Member of the Minnesota House of Representatives from the Douglas County district
- In office January 6, 1919 – January 2, 1921
- Preceded by: Hans Birkhofer
- Succeeded by: L. E. Olson

Personal details
- Born: November 3, 1873 Urness Township, Minnesota
- Died: 1947 (aged 73–74)
- Other political affiliations: Nonpartisan League
- Spouse: Anna Larson
- Occupation: Farmer, politician
- Website: Official website

= John A. Urness =

American farmer and politician

John A. Urness was an American farmer and former politician who served as a member of the Minnesota House of Representatives for one term. He represented Douglas County from 1919 until 1921.

== Biography ==
Urness was born in Urness Township, Minnesota on November 3, 1873, to Andrew Urness and Antonette Urness (née Jacobson). John's father had been involved in founding the township, which was named after the family.

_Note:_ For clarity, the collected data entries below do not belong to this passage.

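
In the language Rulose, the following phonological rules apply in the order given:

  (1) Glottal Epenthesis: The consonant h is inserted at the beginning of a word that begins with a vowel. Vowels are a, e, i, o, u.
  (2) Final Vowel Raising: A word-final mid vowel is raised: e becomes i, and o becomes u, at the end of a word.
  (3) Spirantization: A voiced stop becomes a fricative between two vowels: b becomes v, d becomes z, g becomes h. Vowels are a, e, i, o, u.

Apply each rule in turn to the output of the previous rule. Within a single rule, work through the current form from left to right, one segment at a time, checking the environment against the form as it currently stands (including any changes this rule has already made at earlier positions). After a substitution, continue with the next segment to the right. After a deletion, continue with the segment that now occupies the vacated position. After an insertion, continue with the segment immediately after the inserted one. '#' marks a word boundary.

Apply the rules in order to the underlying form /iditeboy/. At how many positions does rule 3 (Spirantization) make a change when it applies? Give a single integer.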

Urness first ran for political office in 1918, in the Douglas County district in the Minnesota House of Representatives He was endorsed by the Nonpartisan League, which had begun making moves into Minnesota that year. He was elected by a 39-point margin against fellow farmer Gilbert J. Thompson.

In the opening session of the 1919–20 legislature, Urness was nominated as the Nonpartisan League candidate for Speaker of the House.

Urness was defeated for re-election in 1920 by fellow farmer Lewis E. Olson by a 13-point margin.

In 1933, Urness was elected president of the Douglas County Farm Holiday Association after a period of leadership struggle.